Jaman dahulu lauk ikan dan daging merupakan menu istimewa. Sehingga jarang ada keluarga yang bisa menikmati daging dan ikan.
Orang-orang tua kita memanfaatkan potensi alam yang ada disekitar. Dan membuat masakan masa lalu yang sampai saat ini terus melegenda.
Salah satunya adalah Buntil. Sayur yang dimasak dengan bumbu gulai kuning atau pedas menjadi hidangan istimewa.
Sayuran ini berbentuk kotak, dengan rangkaian tali bambu yang mengikatnya, dengan lapisan dalam bumbu kelapa muda.

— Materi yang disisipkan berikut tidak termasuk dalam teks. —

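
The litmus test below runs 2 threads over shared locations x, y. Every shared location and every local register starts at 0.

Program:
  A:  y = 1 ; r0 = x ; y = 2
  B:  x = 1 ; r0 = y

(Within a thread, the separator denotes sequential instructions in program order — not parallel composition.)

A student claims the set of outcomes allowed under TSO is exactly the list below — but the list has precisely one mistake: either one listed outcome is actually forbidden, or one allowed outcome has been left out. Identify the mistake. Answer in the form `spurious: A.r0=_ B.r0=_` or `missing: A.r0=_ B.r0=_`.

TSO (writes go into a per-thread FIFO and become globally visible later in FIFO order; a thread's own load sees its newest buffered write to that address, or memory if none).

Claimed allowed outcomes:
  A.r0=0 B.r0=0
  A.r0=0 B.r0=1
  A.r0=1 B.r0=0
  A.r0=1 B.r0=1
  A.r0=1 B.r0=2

outcome vector order: (A.r0,B.r0)
under TSO → <0 0>; <0 1>; <0 2>; <1 0>; <1 1>; <1 2>
TSO∖claimed = {<0 2>}

missing: A.r0=0 B.r0=2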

Almarhum emak saya sering membuatkan buntil untuk hidangan kami sekeluarga. Terasa sangat istimewa meskipun tak perlu tambahan ikan atau daging.
Daun singkong, daun talas, daun pepaya. Adalah bahkan yang lumrah digunakan, karena mudah mendapatkannya. Sebab daun-daun ini hampir semua orang desa memilikinya. Bisa tumbuh di mana saja. Pekarangan rumah, tegalan, atau minta ke tetangga.
Diantara Buntil yang dimasak emak, saya paling suka buntil dari daun ketela pohon. Emak bisa memasaknya dengan sangat empuk, dan bagian dalam berupa sambal parutan kelapa yang sangat menggugah selera.
Emak biasanya memilih daun ketela yang masih muda, bagian pucuk daun yang masih berwarna hijau muda.
Setelah daun dicuci, kemudian emak memasak air panas, lalu memasukkan daun ketela saat air sudah mendidih. Garam ditaburkan dalam panci rebusan untuk mempercepat proses kematangan. Lalu panci ditutup rapat.
Terlihat air meletup-letup, tanda sudah mendidih. Lalu sayuran dalam panci dibalik agar matang sempurna.
Daun ketela sudah matang dan empuk, lalu emak memasukkanya ke dalam air bersih untuk mendinginkan. Dan meremas-remas dengan kedua tangan agar air di dalam sayur bisa tuntas.